あんたの事を気に入った、と言って、娘のことは諦めるから、指詰めて帰ったらええ、と続けた組長。それには組員がざわついた。
徳次の前に出されたまな板と鑿。袖をまくり、酒を口に含んで淡々と準備を進める徳次に、役者の付き人にしとくのは惜しい、と組長。
「兄弟の杯交わしたんが、あいにくの色男、しゃーないですわ」と言いながら、小指の関節に置いた鑿に体を乗せる徳次。

 

 

福岡一の繁華街に建つグランドホテルの、一番大きなホールで開かれた愛甲興業創立二十周年の祝賀会。
辻村による挨拶。辻村の立場が弱くなったのは、それまでに長い付き合いのあった代議士が、力を失ったことに起因するが、このパーティーの見掛けは、そんな事を思わせない盛況ぶり。

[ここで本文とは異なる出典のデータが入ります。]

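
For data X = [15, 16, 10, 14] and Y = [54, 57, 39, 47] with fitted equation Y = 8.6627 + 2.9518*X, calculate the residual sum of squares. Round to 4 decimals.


Compute predicted values, then residuals = yi - yhat_i.
Residuals: [1.0603, 1.1085, 0.8193, -2.9879].
SSres = sum(residual^2) = 11.9518.

11.9518


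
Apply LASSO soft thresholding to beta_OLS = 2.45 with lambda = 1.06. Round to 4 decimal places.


Check: |2.45| = 2.45 vs lambda = 1.06.
Since |beta| > lambda, coefficient = sign(beta)*(|beta| - lambda) = 1.3900.
Soft-thresholded coefficient = 1.3900.

1.3900


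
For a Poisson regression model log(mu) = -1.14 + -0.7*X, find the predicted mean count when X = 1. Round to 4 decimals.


eta = -1.14 + -0.7 * 1 = -1.8400.
mu = exp(-1.8400) = 0.1588.

0.1588


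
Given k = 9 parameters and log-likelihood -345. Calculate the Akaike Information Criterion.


AIC = 2k - 2*loglik = 2(9) - 2(-345).
= 18 + 690 = 708.

708


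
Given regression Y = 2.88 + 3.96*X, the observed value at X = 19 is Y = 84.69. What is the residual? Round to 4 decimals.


Predicted = 2.88 + 3.96 * 19 = 78.1200.
Residual = 84.69 - 78.1200 = 6.5700.

6.5700


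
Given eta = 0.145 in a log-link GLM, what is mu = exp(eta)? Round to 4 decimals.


Apply the inverse link:
mu = e^0.145 = 1.1560.

1.1560


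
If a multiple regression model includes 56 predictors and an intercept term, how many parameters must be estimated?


Including the intercept, the model has 56 predictor coefficients + 1 intercept.
Total = 57.

57


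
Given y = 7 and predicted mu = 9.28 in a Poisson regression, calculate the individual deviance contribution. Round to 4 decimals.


First: ln(7/9.28) = -0.281951.
Then: 7 * -0.281951 = -1.973657.
y - mu = 7 - 9.28 = -2.28.
D = 2(-1.973657 - -2.28) = 0.612686, which rounds to 0.6127.

0.6127


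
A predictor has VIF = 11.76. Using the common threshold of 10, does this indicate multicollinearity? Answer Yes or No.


Compare VIF = 11.76 to the threshold of 10.
11.76 >= 10, so the answer is Yes.

Yes


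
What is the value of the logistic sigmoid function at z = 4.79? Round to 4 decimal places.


First, exp(-4.7900) = 0.0083.
Then sigma(z) = 1/(1 + 0.0083) = 0.9918.

0.9918


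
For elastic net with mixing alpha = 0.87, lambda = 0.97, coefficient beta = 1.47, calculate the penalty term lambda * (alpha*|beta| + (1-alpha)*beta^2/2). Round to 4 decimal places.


alpha * |beta| = 0.87 * 1.47 = 1.2789.
(1-alpha) * beta^2/2 = 0.13 * 2.1609/2 = 0.1405.
Total = 0.97 * (1.2789 + 0.1405) = 1.3768.

1.3768


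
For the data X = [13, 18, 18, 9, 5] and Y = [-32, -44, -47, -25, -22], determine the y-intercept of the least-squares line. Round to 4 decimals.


The slope is b1 = -1.9118.
Sample means are xbar = 12.6000 and ybar = -34.0000.
Intercept: b0 = -34.0000 - (-1.9118)(12.6000) = -9.9118.

-9.9118


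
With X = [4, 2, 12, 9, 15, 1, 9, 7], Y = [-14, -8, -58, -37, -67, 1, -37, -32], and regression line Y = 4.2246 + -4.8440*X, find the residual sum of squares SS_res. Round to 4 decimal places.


Compute predicted values, then residuals = yi - yhat_i.
Residuals: [1.1514, -2.5366, -4.0966, 2.3714, 1.4354, 1.6194, 2.3714, -2.3166].
SSres = sum(residual^2) = 45.8387.

45.8387


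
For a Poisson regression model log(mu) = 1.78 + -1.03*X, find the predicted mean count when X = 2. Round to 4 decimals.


eta = 1.78 + -1.03 * 2 = -0.2800.
mu = exp(-0.2800) = 0.7558.

0.7558


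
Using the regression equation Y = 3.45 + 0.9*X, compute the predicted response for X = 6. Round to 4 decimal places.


Plug X = 6 into Y = 3.45 + 0.9*X:
Y = 3.45 + 5.4000 = 8.8500.

8.8500


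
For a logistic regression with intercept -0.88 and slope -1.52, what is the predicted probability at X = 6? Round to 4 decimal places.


Linear predictor: z = -0.88 + -1.52 * 6 = -10.0000.
P = 1/(1 + exp(10.0000)) = 1/(1 + 22026.4658) = 0.0000.

0.0000


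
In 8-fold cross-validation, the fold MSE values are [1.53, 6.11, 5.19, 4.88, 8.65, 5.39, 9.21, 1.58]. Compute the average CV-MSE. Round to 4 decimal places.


Sum of fold MSEs = 42.5400.
Average = 42.5400 / 8 = 5.3175.

5.3175


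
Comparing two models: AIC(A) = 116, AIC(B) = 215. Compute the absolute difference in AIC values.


Compute |116 - 215| = 99.
Model A has the smaller AIC.

99


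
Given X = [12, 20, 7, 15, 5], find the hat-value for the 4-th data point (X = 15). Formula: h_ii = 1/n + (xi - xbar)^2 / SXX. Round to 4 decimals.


n = 5, xbar = 11.8000.
SXX = sum((xi - xbar)^2) = 146.8000.
h = 1/5 + (15 - 11.8000)^2 / 146.8000 = 0.2698.

0.2698


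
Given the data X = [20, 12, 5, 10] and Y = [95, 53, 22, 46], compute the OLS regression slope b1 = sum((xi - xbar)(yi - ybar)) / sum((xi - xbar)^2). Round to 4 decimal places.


First compute the means: xbar = 11.7500, ybar = 54.0000.
Then S_xx = sum((xi - xbar)^2) = 116.7500.
S_xy = sum((xi - xbar)(yi - ybar)) = 568.0000.
b1 = S_xy / S_xx = 568.0000 / 116.7500 = 4.8651.

4.8651


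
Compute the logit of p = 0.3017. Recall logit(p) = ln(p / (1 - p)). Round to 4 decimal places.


The odds are p/(1-p) = 0.3017 / 0.6983 = 0.4320.
logit(p) = ln(0.4320) = -0.8392.

-0.8392


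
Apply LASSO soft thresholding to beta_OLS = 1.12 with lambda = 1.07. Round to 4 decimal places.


Absolute value: |1.12| = 1.12.
Compare to lambda = 1.07.
Since |beta| > lambda, coefficient = sign(beta)*(|beta| - lambda) = 0.0500.

0.0500


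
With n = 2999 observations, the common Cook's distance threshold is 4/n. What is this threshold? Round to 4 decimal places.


The threshold is 4/n.
4/2999 = 0.0013.

0.0013


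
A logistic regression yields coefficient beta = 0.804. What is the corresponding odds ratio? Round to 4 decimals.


Odds ratio = exp(beta) = exp(0.804).
= 2.2345.

2.2345


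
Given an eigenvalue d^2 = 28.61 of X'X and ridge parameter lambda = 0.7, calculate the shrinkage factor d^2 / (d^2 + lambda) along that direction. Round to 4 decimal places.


d^2 + lambda = 28.61 + 0.7 = 29.3100.
Shrinkage factor = 28.61/29.3100 = 0.9761.

0.9761


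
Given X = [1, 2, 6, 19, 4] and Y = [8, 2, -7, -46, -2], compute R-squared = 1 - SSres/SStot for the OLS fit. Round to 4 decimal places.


Fit the OLS line: b0 = 9.7317, b1 = -2.9268.
SSres = 5.6585.
SStot = 1832.0000.
R^2 = 1 - 5.6585/1832.0000 = 0.9969.

0.9969


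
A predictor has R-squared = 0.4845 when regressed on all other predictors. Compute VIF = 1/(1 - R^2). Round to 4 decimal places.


Denominator: 1 - 0.4845 = 0.5155.
VIF = 1 / 0.5155 = 1.9399.

1.9399


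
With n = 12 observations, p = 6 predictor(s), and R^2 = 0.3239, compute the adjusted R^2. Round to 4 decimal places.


Plug in: Adj R^2 = 1 - (1 - 0.3239) * 11/5.
= 1 - 0.6761 * 11/5
= 1 - 7.4371 / 5
= 1 - 1.4874 = -0.4874.

-0.4874


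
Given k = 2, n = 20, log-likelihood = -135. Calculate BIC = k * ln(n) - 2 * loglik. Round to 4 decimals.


Compute k*ln(n) = 2*ln(20) = 2*2.995732 = 5.991464.
Then -2*loglik = 270.
BIC = 5.991464 + 270 = 275.991464, which rounds to 275.9915.

275.9915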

ステージ演出のため、席に戻るようにというアナウンスの後、周辺が暗くなり、明るくなったステージにはらはらと白雪。そして白無垢姿の喜久雄。
拍手も忘れてその美しさに見とれる客たち。それを見ながら幼い頃を思い出す辻村。8月の長崎で背中を焼かれて息絶えた母親。そして復員して来た喜久雄の父、権五郎に闇市で出会った。

 

舞台ではクライマックスが過ぎ、最後に白鷺が羽ばたこうとした時、照明が点けられた。
「静粛にしてください!」という声。警察のガサ入れ。麻薬、労基法、銃刀法・・・と続けられる逮捕容疑。
連行されようとする辻村に「小父さん」と声を掛ける喜久雄。無言で首を横に振る辻村。

 

辻村逮捕は大々的なニュースとなった。なかでもその舞台に立っていた半二郎の、愛甲会を巡る関係を暴くスクープ合戦が激化した。
今までも、喜久雄の過去は特に隠されていたわけではなく、背中の入れ墨についても周囲が気遣って守られて来たもの。その歯止めが一気に崩れた。
これを受けてNHK始め民放各局、一般企業も喜久雄との付き合いを辞退。新派そのものの死活問題にもなるため、座長の曽根松子も、しばらくは喜久雄抜きでの運用として謹慎をさせた。

 

そんな頃、綾乃は退院して市駒のもとへ戻ったが、男に会いに行く。だが南組からの指示で男に追い返された。混乱した綾乃は、更にたちの悪い者たちへの接触を行い、薬物にまで手を出しかけたところで補導された。
今度はさすがに喜久雄が徳次と共に京都まで行くが、決定的な親子の断絶を味わう。

このままでは同じ事の繰り返し、と綾乃を東京に連れ帰った喜久雄だが、心を開かない綾乃を前にして途方に暮れる。

 

そんな時に春江から電話。彰子と共に話を聞きに行く喜久雄。春江は、薬は地獄や、自分には大切な人がそれに苦しんだという経験がある、と言った。口にはださないが、それは俊介のこと。

最初は反抗的だった綾乃も掃除、洗濯、炊事とこき使われているうちに生活の乱れも正されて来た。
だが喜久雄の状況は明るいものではなく、貸してくれるホールもなかった。

 

父千五郎からの電話を受ける彰子。
彰子の話では、今度二人で家に来い、とのこと。別れろとの話なら行かない、と言ってもただ来い、としか言わないらしい。
覚悟を決めて千五郎の前に座る喜久雄。「お前、戻って来い」と彰子ではなく喜久雄に言った。
貧乏くじだと判っていて、自分が世話になった親分さんの顔を立てた事を評価した千五郎。

 

喜久雄に対して千五郎の許しが出た事は、あっという間に歌舞伎界に広まった。千五郎自ら三友幹部に出向いて喜久雄を弁護した。
だが無条件で復帰させるわけにも行かず、喜久雄に記者会見を行わせ、今後一切暴力団との付き合いをしないと宣言させた。
この会見を受けて三友が満を持して発表したのが、半二郎と半弥による「源氏物語」。配役を日替わりにして喜久雄が光源氏をやる時は俊介が女を、翌日はその反対という前代未聞の趣向。